The Forbes article describes White Castle’s struggle between innovations in an effort to remain relevant and steadfast to the products and values that have led to nearly a century of success and growth. This struggle is a regular topic of discussion with family businesses as they pass between generations and, unfortunately, there is no one formula or solution to the problem.

However, there are some things that small and mid-size business owners can undertake to ease the struggle.

Never get comfortable

If your company finds success, your competition will notice. Even if the company is lodged in the narrowest of niches, never stop looking for ways to create efficiencies and better products, services or value. The world doesn’t stop moving – neither should you.

Build a solid, yet flexible foundation

In the early stages of the business lifecycle, it can be tempting to delay planning. You’re busy just trying to keep up with growth and there will be time for planning later, right? Maybe not, and you may be pushing the company down a dead-end, one-way street without knowing it. Start by seeking counsel from mentors and professionals on matters such as market trends, tax planning and corporate legal structure. If you’re able to start with a solid foundation while considering different opportunities and challenges, your company is more likely to be in a position to nimbly and affordably adapt to changing markets and exploit new opportunities. Most importantly, understand that planning and foundation building is not a destination but a never-ending journey.


Communication starts with you. Communicate with your key employees, your frontline employees and everyone in between. Share your vision, foster ownership mentality and encourage feedback. Beyond the confines of the company, if you’re a family business, communicate with family members who are likely to be involved in the business.

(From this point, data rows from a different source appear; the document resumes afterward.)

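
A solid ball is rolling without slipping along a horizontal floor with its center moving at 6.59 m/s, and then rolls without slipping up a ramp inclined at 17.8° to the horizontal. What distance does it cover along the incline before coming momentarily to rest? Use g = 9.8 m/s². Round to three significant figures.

For this body I = (2/5)MR², i.e. k = I/(MR²) = 0.4.
The rolling condition ω = v/R makes the rotational term ½I(v/R)² = ½kMv², so KE_total = ½(1+k)Mv² = (7/10)Mv².
Setting this equal to Mgh gives the vertical rise h = (1+k)v₀²/(2g) = 1.4×6.59²/(2×9.8) = 3.102 m.
Along the incline, d = h/sinθ = 3.102/sin17.8° ≈ 10.1 m.

d ≈ 10.1 m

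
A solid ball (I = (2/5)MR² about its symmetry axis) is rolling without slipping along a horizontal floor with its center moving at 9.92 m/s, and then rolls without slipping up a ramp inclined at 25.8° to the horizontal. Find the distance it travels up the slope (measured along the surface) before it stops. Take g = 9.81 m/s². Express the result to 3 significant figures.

d ≈ 16.1 m

The moment of inertia is (2/5)MR², giving k ≡ I/(MR²) = 0.4.
The rolling condition ω = v/R makes the rotational term ½I(v/R)² = ½kMv², so KE_total = ½(1+k)Mv² = (7/10)Mv².
Setting this equal to Mgh gives the vertical rise h = (1+k)v₀²/(2g) = 1.4×9.92²/(2×9.81) = 7.022 m.
Along the incline, d = h/sinθ = 7.022/sin25.8° ≈ 16.1 m.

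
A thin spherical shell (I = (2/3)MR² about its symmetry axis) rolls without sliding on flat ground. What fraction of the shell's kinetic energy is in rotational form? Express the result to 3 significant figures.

The moment of inertia is (2/3)MR², giving k ≡ I/(MR²) = 2/3.
With ω = v/R, KE_trans = ½Mv² and KE_rot = ½Iω² = ½kMv², so KE_total = ½(1+k)Mv².
The rotational fraction is therefore k/(1+k) = (2/3)/1.667 ≈ 0.400.

fraction ≈ 0.400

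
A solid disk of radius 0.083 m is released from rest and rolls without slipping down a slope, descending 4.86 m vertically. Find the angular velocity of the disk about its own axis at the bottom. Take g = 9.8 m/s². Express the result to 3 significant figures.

ω ≈ 96.0 rad/s

For this body I = (1/2)MR², i.e. k = I/(MR²) = 0.5.
Pure rolling means v = ωR; then KE = ½Mv² + ½I(v/R)² = ½(1+k)Mv² = (3/4)Mv².
Energy conservation Mgh = ½(1+k)Mv² gives v = √(2gh/(1+k)) = √(2 × 9.8 × 4.86 / 1.5) = 7.969 m/s.
Then ω = v/R = 7.969 / 0.083 ≈ 96.0 rad/s.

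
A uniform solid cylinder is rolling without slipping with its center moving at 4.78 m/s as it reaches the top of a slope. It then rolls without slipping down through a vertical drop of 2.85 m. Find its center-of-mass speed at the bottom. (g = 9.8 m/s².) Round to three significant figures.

v ≈ 7.75 m/s

With I = (1/2)MR², the ratio k = I/(MR²) is 0.5.
Pure rolling means v = ωR; then KE = ½Mv² + ½I(v/R)² = ½(1+k)Mv² = (3/4)Mv².
Conserving energy between top and bottom: (3/4)Mv² = (3/4)Mv₀² + Mgh, hence v² = v₀² + 2gh/(1+k).
v = √(4.78² + 2×9.8×2.85/1.5) = √60.09 ≈ 7.75 m/s.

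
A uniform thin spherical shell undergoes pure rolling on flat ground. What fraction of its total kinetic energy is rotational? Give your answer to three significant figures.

fraction ≈ 0.400

With I = (2/3)MR², the ratio k = I/(MR²) is 2/3.
Since ω = v/R, the translational part is ½Mv² and the rotational part is ½I(v/R)² = ½kMv²; the total is ½(1+k)Mv².
The rotational fraction is therefore k/(1+k) = (2/3)/1.667 ≈ 0.400.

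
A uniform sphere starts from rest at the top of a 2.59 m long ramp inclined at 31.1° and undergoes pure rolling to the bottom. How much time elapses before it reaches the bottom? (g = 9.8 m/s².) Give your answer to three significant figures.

Here I = (2/5)MR², so the shape factor k = I/(MR²) = 0.4.
Along the incline Mg sinθ − f = Ma, and torque about the center fR = Iα = kMR²(a/R) gives f = kMa.
Hence a = g sinθ/(1+k) = 9.8×sin31.1°/1.4 = 3.616 m/s².
Starting from rest, L = ½at², so t = √(2L/a) = √(2×2.59/3.616) ≈ 1.20 s.

t ≈ 1.20 s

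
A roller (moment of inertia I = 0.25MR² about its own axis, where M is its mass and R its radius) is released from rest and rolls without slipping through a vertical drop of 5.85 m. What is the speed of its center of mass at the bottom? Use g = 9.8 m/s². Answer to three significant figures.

Here I = 0.25MR², so the shape factor k = I/(MR²) = 0.25.
Since it rolls without slipping, ω = v/R and KE = ½Mv² + ½Iω² = ½(1+k)Mv² = (5/8)Mv².
Setting Mgh = (5/8)Mv² gives v = √(2gh/(1+k)) = √(2·9.8·5.85/1.25) ≈ 9.58 m/s.

v ≈ 9.58 m/s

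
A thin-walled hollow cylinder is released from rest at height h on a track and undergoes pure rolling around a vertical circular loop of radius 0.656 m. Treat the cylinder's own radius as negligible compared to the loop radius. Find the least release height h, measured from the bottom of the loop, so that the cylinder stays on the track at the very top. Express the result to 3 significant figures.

h_min ≈ 1.97 m

With I = MR², the ratio k = I/(MR²) is 1.
At the top, contact is just lost when gravity alone supplies the centripetal force: Mg = Mv_top²/r, i.e. v_top² = gr.
With ω = v/R, the kinetic energy at speed v is ½(1+k)Mv² = Mv².
Energy conservation from release (height h) to the top (height 2r): Mgh = Mg(2r) + M·gr.
Thus h_min = 2r + (1+k)r/2 = r(2 + 2/2) = 0.656 × 3 ≈ 1.97 m.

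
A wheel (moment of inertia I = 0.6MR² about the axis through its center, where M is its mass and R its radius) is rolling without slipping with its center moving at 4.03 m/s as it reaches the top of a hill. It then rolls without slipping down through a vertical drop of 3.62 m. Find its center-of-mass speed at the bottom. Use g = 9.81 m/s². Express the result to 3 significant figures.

The moment of inertia is 0.6MR², giving k ≡ I/(MR²) = 0.6.
Rolling without slipping gives ω = v/R, so the total kinetic energy is ½Mv² + ½Iω² = ½(1+k)Mv² = (4/5)Mv².
Energy conservation: (4/5)Mv₀² + Mgh = (4/5)Mv², so v² = v₀² + 2gh/(1+k).
v = √(4.03² + 2×9.81×3.62/1.6) = √60.63 ≈ 7.79 m/s.

v ≈ 7.79 m/s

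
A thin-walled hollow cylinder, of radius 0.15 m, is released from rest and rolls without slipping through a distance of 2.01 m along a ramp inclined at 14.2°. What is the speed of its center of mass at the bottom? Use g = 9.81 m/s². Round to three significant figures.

The moment of inertia is MR², giving k ≡ I/(MR²) = 1.
Pure rolling means v = ωR; then KE = ½Mv² + ½I(v/R)² = ½(1+k)Mv² = Mv².
The vertical drop is h = L sinθ = 2.01 × sin14.2° = 0.4931 m.
Energy conservation: Mgh = Mv², so v = √(2gh/(1+k)) = √(2 × 9.81 × 0.4931 / 2) ≈ 2.20 m/s.

v ≈ 2.20 m/s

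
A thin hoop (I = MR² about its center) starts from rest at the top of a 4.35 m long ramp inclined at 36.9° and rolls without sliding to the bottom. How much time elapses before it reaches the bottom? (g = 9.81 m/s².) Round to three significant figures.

t ≈ 1.72 s

With I = MR², the ratio k = I/(MR²) is 1.
Translational: Mg sinθ − f = Ma. Rotational about the CM: fR = Iα = kMRa, so f = kMa.
Hence a = g sinθ/(1+k) = 9.81×sin36.9°/2 = 2.945 m/s².
Starting from rest, L = ½at², so t = √(2L/a) = √(2×4.35/2.945) ≈ 1.72 s.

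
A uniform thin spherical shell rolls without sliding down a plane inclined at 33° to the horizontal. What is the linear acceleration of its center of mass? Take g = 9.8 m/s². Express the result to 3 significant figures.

a ≈ 3.20 m/s²

With I = (2/3)MR², the ratio k = I/(MR²) is 2/3.
Newton's second law down the slope: Mg sinθ − f = Ma. The torque equation fR = Iα (with α = a/R) gives f = kMa.
Eliminating f: Mg sinθ = (1+k)Ma, so a = g sinθ/(1+k) = 9.8 × sin33° / 1.667 ≈ 3.20 m/s².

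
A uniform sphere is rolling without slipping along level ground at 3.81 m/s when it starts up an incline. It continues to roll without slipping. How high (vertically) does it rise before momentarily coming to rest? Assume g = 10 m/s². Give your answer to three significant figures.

h ≈ 1.02 m

With I = (2/5)MR², the ratio k = I/(MR²) is 0.4.
Since it rolls without slipping, ω = v/R and KE = ½Mv² + ½Iω² = ½(1+k)Mv² = (7/10)Mv².
All of this converts to potential energy at the highest point: (7/10)Mv₀² = Mgh.
Thus h = (1+k)v₀²/(2g) = 1.4 × 3.81² / (2 × 10) ≈ 1.02 m.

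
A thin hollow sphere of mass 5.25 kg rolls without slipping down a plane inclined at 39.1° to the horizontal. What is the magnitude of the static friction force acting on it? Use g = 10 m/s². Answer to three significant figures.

For this body I = (2/3)MR², i.e. k = I/(MR²) = 2/3.
Newton's second law down the slope: Mg sinθ − f = Ma. The torque equation fR = Iα (with α = a/R) gives f = kMa.
Combining, a = g sinθ/(1+k) and f = kMa = kMg sinθ/(1+k).
f = (2/3) × 5.25 × 10 × sin39.1° / 1.667 ≈ 13.2 N.

f ≈ 13.2 N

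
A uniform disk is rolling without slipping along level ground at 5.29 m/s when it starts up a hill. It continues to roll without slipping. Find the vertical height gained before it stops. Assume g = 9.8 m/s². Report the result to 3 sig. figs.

With I = (1/2)MR², the ratio k = I/(MR²) is 0.5.
Pure rolling means v = ωR; then KE = ½Mv² + ½I(v/R)² = ½(1+k)Mv² = (3/4)Mv².
All of this converts to potential energy at the highest point: (3/4)Mv₀² = Mgh.
Thus h = (1+k)v₀²/(2g) = 1.5 × 5.29² / (2 × 9.8) ≈ 2.14 m.

h ≈ 2.14 m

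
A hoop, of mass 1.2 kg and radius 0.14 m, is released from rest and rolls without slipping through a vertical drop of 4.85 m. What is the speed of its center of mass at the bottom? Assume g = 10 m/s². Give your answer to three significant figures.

The moment of inertia is MR², giving k ≡ I/(MR²) = 1.
The rolling condition ω = v/R makes the rotational term ½I(v/R)² = ½kMv², so KE_total = ½(1+k)Mv² = Mv².
Energy conservation: Mgh = Mv², so v = √(2gh/(1+k)) = √(2 × 10 × 4.85 / 2) ≈ 6.96 m/s.

v ≈ 6.96 m/s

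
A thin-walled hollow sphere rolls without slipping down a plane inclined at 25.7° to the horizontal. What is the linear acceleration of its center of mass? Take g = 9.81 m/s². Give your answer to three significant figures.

For this body I = (2/3)MR², i.e. k = I/(MR²) = 2/3.
Along the incline Mg sinθ − f = Ma, and torque about the center fR = Iα = kMR²(a/R) gives f = kMa.
Eliminating f: Mg sinθ = (1+k)Ma, so a = g sinθ/(1+k) = 9.81 × sin25.7° / 1.667 ≈ 2.55 m/s².

a ≈ 2.55 m/s²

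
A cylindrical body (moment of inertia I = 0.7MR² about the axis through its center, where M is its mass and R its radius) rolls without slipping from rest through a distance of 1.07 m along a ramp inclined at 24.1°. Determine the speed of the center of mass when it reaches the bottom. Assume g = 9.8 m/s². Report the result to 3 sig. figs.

Here I = 0.7MR², so the shape factor k = I/(MR²) = 0.7.
Since it rolls without slipping, ω = v/R and KE = ½Mv² + ½Iω² = ½(1+k)Mv² = (17/20)Mv².
The vertical drop is h = L sinθ = 1.07 × sin24.1° = 0.4369 m.
Energy conservation: Mgh = (17/20)Mv², so v = √(2gh/(1+k)) = √(2 × 9.8 × 0.4369 / 1.7) ≈ 2.24 m/s.

v ≈ 2.24 m/s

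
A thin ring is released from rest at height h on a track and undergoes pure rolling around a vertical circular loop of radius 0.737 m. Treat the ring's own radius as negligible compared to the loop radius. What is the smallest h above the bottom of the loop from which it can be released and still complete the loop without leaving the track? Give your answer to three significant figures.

For this body I = MR², i.e. k = I/(MR²) = 1.
At the top, contact is just lost when gravity alone supplies the centripetal force: Mg = Mv_top²/r, i.e. v_top² = gr.
With ω = v/R, the kinetic energy at speed v is ½(1+k)Mv² = Mv².
Energy conservation from release (height h) to the top (height 2r): Mgh = Mg(2r) + M·gr.
Thus h_min = 2r + (1+k)r/2 = r(2 + 2/2) = 0.737 × 3 ≈ 2.21 m.

h_min ≈ 2.21 m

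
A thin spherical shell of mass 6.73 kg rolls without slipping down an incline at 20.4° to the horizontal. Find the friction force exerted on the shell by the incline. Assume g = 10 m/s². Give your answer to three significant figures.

f ≈ 9.38 N

The moment of inertia is (2/3)MR², giving k ≡ I/(MR²) = 2/3.
Along the incline Mg sinθ − f = Ma, and torque about the center fR = Iα = kMR²(a/R) gives f = kMa.
Combining, a = g sinθ/(1+k) and f = kMa = kMg sinθ/(1+k).
f = (2/3) × 6.73 × 10 × sin20.4° / 1.667 ≈ 9.38 N.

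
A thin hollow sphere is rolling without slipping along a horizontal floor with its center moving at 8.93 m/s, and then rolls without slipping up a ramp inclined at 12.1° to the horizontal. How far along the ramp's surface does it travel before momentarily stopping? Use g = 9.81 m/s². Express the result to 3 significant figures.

With I = (2/3)MR², the ratio k = I/(MR²) is 2/3.
Pure rolling means v = ωR; then KE = ½Mv² + ½I(v/R)² = ½(1+k)Mv² = (5/6)Mv².
Setting this equal to Mgh gives the vertical rise h = (1+k)v₀²/(2g) = 1.667×8.93²/(2×9.81) = 6.774 m.
The distance along the slope is d = h/sinθ = 6.774/sin12.1° ≈ 32.3 m.

d ≈ 32.3 m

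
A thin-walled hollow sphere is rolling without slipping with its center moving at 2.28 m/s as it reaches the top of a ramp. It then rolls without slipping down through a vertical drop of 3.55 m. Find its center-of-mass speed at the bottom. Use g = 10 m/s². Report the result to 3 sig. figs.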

Communication can cultivate leadership in future generations, generate new ideas, and serve to prevent entitlement mentalities. You’re not going to live forever, but if you do it right, your business may live a life that extends far beyond yours.

Values, mission and purpose are the ever-important threads running through these three initiatives. While a company must adapt to remain relevant, such adaptations are only as good as the guiding principles at their core. Without them, innovations may be empty and short-lived.